Most of the students were running MacBooks, and a few were on Windows laptops. Downloading R from the Comprehensive R Archive Network and installing that program was easy. Downloading Anaconda from Continuum Analytics as a step towards a Jupyter notebook was relatively straightforward. But then, with both Anaconda and R up and running, getting Jupyter to connect to R was a challenge. This required opening up a Terminal — a new experience for most on MacOS, but somewhat more familiar as command line on Windows — and typing in magic incantations.
- The installation of IRKernel is not a drag-and-drop activity, and sometimes requires more technical knowledge to interpret the messages signalling other than success.
- MacOS X with Jupyter needs some Python libraries that requires the installation of XCode.
- MacOS X after 10.5 (Leopard) no longer includes X11, requiring a separate installation of XQuartz.
- On MacOS X, installing the IRKernel would not work if R was launched by clicking on the R icon, but would if R was started from a Terminal.

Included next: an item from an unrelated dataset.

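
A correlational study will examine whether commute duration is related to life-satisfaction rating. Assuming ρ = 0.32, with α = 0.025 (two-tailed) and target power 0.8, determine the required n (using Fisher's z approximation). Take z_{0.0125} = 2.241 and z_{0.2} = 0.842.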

Resolving these issues had the Ph.D. students collectively helping each other for 6 hours in the afternoon and evening on the first course day, and then 2 hours on the second morning. Updating MacOS X with XCode over the Internet was slow on the university network. On Windows, one student easily got all of the packages working on his computer, and then struggled to help a friend struggling with similar hardware and software.
The ordeal of installing software had an unexpected benefit of becoming a team-building activity. The students banded together in mutual support!
(ii) The research use issue arose as the students worked their way through the Big Data University exercises. Exercises typically use datasets already prepackaged for use, so students can focus on the programming language. Real research projects requiring bringing in real datasets. Pointing out the import features for R programming moved the students one step ahead.
In a course oriented towards a future of big data, this raised the question: where is the data? The phenomenon of open data — as electronic data sources readily accessible over the Internet — is nascent within the People’s Republic of China. This led to questions about research design, where students would have to determine questions of interest, and plan ways to collect data.
After those two days, my participation in the course diminished with a few exchanges over WeChat. Susu brought some of the students onto a research project in Southern China, putting their research design learning into practice over the summer. By the fall, the students should have performed preliminary data analysis, so that coaching may be welcomed on finer points about statistics.